In light of Bastille’s MouseJack research, ethical hackers developed JackIt, which is software that automates the process of discovering vulnerable devices and attempting to exploit them with user-defined scripts. JackIt allows hackers, ethical or not, to script keystrokes to send to a vulnerable adapter. For example, they can inject keystrokes by using a shortcut key to open a command prompt and typing out a command. JackIt also adds the ability to sniff keystrokes from a vulnerable keyboard.

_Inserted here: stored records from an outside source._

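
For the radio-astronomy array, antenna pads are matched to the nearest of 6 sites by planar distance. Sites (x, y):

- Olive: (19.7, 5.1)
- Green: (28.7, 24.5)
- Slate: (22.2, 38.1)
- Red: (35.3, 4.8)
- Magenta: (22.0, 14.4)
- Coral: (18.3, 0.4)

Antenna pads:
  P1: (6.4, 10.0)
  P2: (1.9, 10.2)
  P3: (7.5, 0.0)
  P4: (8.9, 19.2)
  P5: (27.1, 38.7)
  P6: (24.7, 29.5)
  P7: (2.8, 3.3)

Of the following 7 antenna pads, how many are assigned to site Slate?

P1 → Olive
P2 → Olive
P3 → Coral
P4 → Magenta
P5 → Slate
P6 → Green
P7 → Coral
1 of the 7 goes to Slate.

1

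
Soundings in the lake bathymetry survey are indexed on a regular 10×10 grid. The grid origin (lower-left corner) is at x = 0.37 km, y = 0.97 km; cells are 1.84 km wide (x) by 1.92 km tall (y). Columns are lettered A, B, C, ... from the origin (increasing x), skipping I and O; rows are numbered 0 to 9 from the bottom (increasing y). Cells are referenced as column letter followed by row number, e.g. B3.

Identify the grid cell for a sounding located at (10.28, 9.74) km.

F4

Column index: ⌊(10.28 − 0.37) / 1.84⌋ = ⌊5.386⌋ = 5 → column F
Row offset from origin: ⌊(9.74 − 0.97) / 1.92⌋ = ⌊4.568⌋ = 4 → row 4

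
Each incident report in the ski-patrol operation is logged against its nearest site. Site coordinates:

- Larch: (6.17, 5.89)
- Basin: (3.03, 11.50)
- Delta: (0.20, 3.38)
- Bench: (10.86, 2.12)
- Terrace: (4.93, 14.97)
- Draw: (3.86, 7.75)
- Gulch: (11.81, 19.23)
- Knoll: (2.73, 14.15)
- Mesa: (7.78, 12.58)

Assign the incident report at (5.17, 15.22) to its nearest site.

Squared distances to each site:
Larch: 88.049; Basin: 18.418; Delta: 164.886; Bench: 203.986; Terrace: 0.120; Draw: 57.517; Gulch: 60.170; Knoll: 7.099; Mesa: 13.782.
Minimum at Terrace.

Terrace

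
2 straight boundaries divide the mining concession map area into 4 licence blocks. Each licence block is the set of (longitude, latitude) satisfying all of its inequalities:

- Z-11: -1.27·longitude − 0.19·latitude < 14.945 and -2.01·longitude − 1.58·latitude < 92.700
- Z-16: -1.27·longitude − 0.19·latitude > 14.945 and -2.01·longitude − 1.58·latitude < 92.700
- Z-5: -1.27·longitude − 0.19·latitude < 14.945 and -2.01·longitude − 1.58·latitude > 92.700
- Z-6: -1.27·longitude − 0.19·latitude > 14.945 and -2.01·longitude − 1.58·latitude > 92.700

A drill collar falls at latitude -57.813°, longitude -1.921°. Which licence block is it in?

-1.27·-1.921 − 0.19·-57.813 = 13.424, which is < 14.945
-2.01·-1.921 − 1.58·-57.813 = 95.206, which is > 92.700
This sign pattern matches Z-5.

Z-5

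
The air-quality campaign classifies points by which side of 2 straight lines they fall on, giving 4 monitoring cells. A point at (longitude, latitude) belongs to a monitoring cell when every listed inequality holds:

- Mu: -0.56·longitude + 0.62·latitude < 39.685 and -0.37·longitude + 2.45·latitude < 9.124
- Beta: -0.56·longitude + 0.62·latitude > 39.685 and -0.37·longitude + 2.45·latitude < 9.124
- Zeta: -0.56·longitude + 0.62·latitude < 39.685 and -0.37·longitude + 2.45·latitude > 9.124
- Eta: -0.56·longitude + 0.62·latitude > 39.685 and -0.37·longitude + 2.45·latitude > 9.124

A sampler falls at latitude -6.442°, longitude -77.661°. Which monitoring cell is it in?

Zeta

-0.56·-77.661 + 0.62·-6.442 = 39.496, which is < 39.685
-0.37·-77.661 + 2.45·-6.442 = 12.952, which is > 9.124
This sign pattern matches Zeta.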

JackIt speeds up the process of compromising the victim’s system and allowing customization of the type of actions attackers would like to take once they have access. If the user isn’t paying attention or proper host-based detection is not in place, the exploit can go completely unnoticed, and attackers can gain remote access to the system. Once into the system, bad actors might lie in wait until they can pivot to other systems or gather information or credentials to begin a separate line of attack.

Pest control

The MouseJack vulnerabilities show that even trusted products are vulnerable to unexpected security flaws. The attack paths demonstrated via JackIt should encourage organizations to consider the creative avenues that motivated adversaries might take to compromise a network. Additionally, other attacks on physical security should be evaluated as the threat landscape evolves and the workforce moves from traditional office environments to home offices.

Organizations should perform their due diligence to make sure that wireless peripherals they have issued to employees are not vulnerable to MouseJack. IT departments can also check against the up-to-date list of vulnerable devices that Bastille maintains. In some cases, vendors have issued firmware updates to vulnerable devices that should be applied where appropriate. In all other cases, affected devices should be discarded and replaced with nonvulnerable (or wired) alternatives.

To further bolster the organization’s security posture in light of physical security threats, several other actions can be taken. A thorough device inventory can help organizations keep track of their assets, tracking end-of-life systems or vulnerable devices like those affected by MouseJack. Organizations can also improve their employee security awareness programs by including operational security practices such as employees locking computers when they step away from the screen and practicing diligence in recognizing irregular activity on their workstations. 

Securing your peripherals

Not all wireless devices are designed with full regard to security, and the sacrifice made for convenience is a less-than-certain level of security. Unique vulnerabilities such as MouseJack might not present risks to all organizations. However, understanding them can help organizations better secure their environments and improve their cybersecurity processes and policies.